The two NATO member countries also have close military ties, with Turkey supplying Tirana with its Bayraktar TB2 drones.
For the second stage of his tour Erdogan traveled from Albania to Serbia, where he was greeted at Belgrade airport by Serbian President Aleksandar Vucic.
Turkey made a diplomatic comeback here in 2017 when Erdogan made a landmark visit to Belgrade.
The five-century Ottoman presence in Serbia has traditionally weighed heavily on Belgrade-Ankara relations.
Another source of tension has been Turkey’s historic ties with Serbia’s former breakaway province of Kosovo. Kosovo declared independence in 2008, a move Belgrade still refuses to recognize.
Erdogan’s 2017 visit repaired the relationship with Serbia, Belgrade analyst Vuk Vuksanovic told AFP.

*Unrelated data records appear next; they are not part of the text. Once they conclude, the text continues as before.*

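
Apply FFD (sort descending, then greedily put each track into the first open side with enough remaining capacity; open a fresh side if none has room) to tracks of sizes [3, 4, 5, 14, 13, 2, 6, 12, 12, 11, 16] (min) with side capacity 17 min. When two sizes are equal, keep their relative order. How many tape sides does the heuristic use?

6

Sorted descending: 16, 14, 13, 12, 12, 11, 6, 5, 4, 3, 2.
  16 → side 1 (new)  [load 16/17]
  14 → side 2 (new)  [load 14/17]
  13 → side 3 (new)  [load 13/17]
  12 → side 4 (new)  [load 12/17]
  12 → side 5 (new)  [load 12/17]
  11 → side 6 (new)  [load 11/17]
  6 → side 6  [load 17/17]
  5 → side 4  [load 17/17]
  4 → side 3  [load 17/17]
  3 → side 2  [load 17/17]
  2 → side 5  [load 14/17]
6 tape sides opened.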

But Belgrade was furious last year when Turkey sold drones to Kosovo, something Serbia said was “unacceptable”.
The row could however still be patched up, Vuksanovic insisted.
“I would not be surprised if we see a military deal at the end of this visit,” he said.
He expected talks in Belgrade on Friday to focus on “military cooperation, the position of Turkish companies — and attempts by Belgrade to persuade Ankara to tone down support for Kosovo”.
While the rapprochement is relatively new, economic ties between the two countries are already significant.
Turkish investment in Serbia has rocketed from $1 million to $400 million over the past decade, the Turkey-Serbia business council told Turkey’s Anadolu news agency.
Turkish exports to Serbia hit $2.13 billion in 2022, up from $1.14 billion in 2020, according to official Serbian figures.
Turkish tourists are also important for Serbia, second only to visitor numbers from Bosnia.